Pierre Stephenson of Madison, WI-based Pierre's Portrait Art Company, adopted Emotion Media's DVD proofing solution in the fall of 2007and just finished his first full summer using it for two thirds of all his proofs. Stephenson came to DVD proofing from the old fashion proof book after one of his photographers came back from a trade show raving about it. "I wasn't looking for an alternative to proof books. I thought our system was working," Stephenson admitted. However, once he saw the "professional look and ease of use" of Emotion Media he changed his mind. Now, the DVD is standard and the proof book is an extra.
Stephenson said he came to realize that "by delivering paper proofs we cut into our reorders." Emotion, on the other hand, "had a very big impact on our reorders." Stephenson had just come off his busiest Christmas ever, despite doing fewer weddings last year.
He does maintain an online gallery of weddings, but not for proofing. "The sheer volume of images would overwhelm people and make it difficult for them to choose." Besides, he said, putting everything online might facilitate sharing and viewing, but not ordering.

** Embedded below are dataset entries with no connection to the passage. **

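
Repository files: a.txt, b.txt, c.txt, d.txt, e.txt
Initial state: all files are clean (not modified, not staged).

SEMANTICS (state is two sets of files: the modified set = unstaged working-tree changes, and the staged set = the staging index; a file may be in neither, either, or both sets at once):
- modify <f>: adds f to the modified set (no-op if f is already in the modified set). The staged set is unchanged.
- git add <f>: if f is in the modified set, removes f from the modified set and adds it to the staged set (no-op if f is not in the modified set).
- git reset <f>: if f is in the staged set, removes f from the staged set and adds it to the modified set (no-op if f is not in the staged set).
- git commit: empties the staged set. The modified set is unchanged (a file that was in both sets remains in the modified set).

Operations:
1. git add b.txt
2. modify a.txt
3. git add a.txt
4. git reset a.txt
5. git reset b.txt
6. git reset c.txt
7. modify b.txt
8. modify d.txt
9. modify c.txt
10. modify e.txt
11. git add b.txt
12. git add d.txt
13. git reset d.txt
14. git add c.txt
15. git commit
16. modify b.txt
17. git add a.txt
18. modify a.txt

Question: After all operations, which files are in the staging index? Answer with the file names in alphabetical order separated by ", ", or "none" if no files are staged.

Answer: a.txt

Derivation:
After op 1 (git add b.txt): modified={none} staged={none}
After op 2 (modify a.txt): modified={a.txt} staged={none}
After op 3 (git add a.txt): modified={none} staged={a.txt}
After op 4 (git reset a.txt): modified={a.txt} staged={none}
After op 5 (git reset b.txt): modified={a.txt} staged={none}
After op 6 (git reset c.txt): modified={a.txt} staged={none}
After op 7 (modify b.txt): modified={a.txt, b.txt} staged={none}
After op 8 (modify d.txt): modified={a.txt, b.txt, d.txt} staged={none}
After op 9 (modify c.txt): modified={a.txt, b.txt, c.txt, d.txt} staged={none}
After op 10 (modify e.txt): modified={a.txt, b.txt, c.txt, d.txt, e.txt} staged={none}
After op 11 (git add b.txt): modified={a.txt, c.txt, d.txt, e.txt} staged={b.txt}
After op 12 (git add d.txt): modified={a.txt, c.txt, e.txt} staged={b.txt, d.txt}
After op 13 (git reset d.txt): modified={a.txt, c.txt, d.txt, e.txt} staged={b.txt}
After op 14 (git add c.txt): modified={a.txt, d.txt, e.txt} staged={b.txt, c.txt}
After op 15 (git commit): modified={a.txt, d.txt, e.txt} staged={none}
After op 16 (modify b.txt): modified={a.txt, b.txt, d.txt, e.txt} staged={none}
After op 17 (git add a.txt): modified={b.txt, d.txt, e.txt} staged={a.txt}
After op 18 (modify a.txt): modified={a.txt, b.txt, d.txt, e.txt} staged={a.txt}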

Geography matters too. Many of Kevin Dooley's New Mexican customers (or their families) don't have broadband internet access. "They may not even own a computer, but they definitely have a DVD player," Dooley said. He uses Lustre Color's DVD proofing service for close to 75 percent of all his wedding proofs. "We've been promoting it aggressively because it's really cost-effective for us."
Dooley said he preferred the DVD solution to online options because it brings photos into the living room, onto the big screen, but also because it will stay with the client long after an online show has been pulled down.
"My philosophy is full service," said Marc Benjamin of Kickstep Photography, in Suisan, CA. "It's not either/or" when it comes to online proofing vs. DVD. "It's both." Benjamin, who uses Photodex's Proshow Producer, likes the ability to output a slideshow to a variety of formats. Unlike online solutions, which are tied to a monitor, a Photodex slideshow can be output to Blu-ray discs for viewing on a high definition television or Flash for the Web.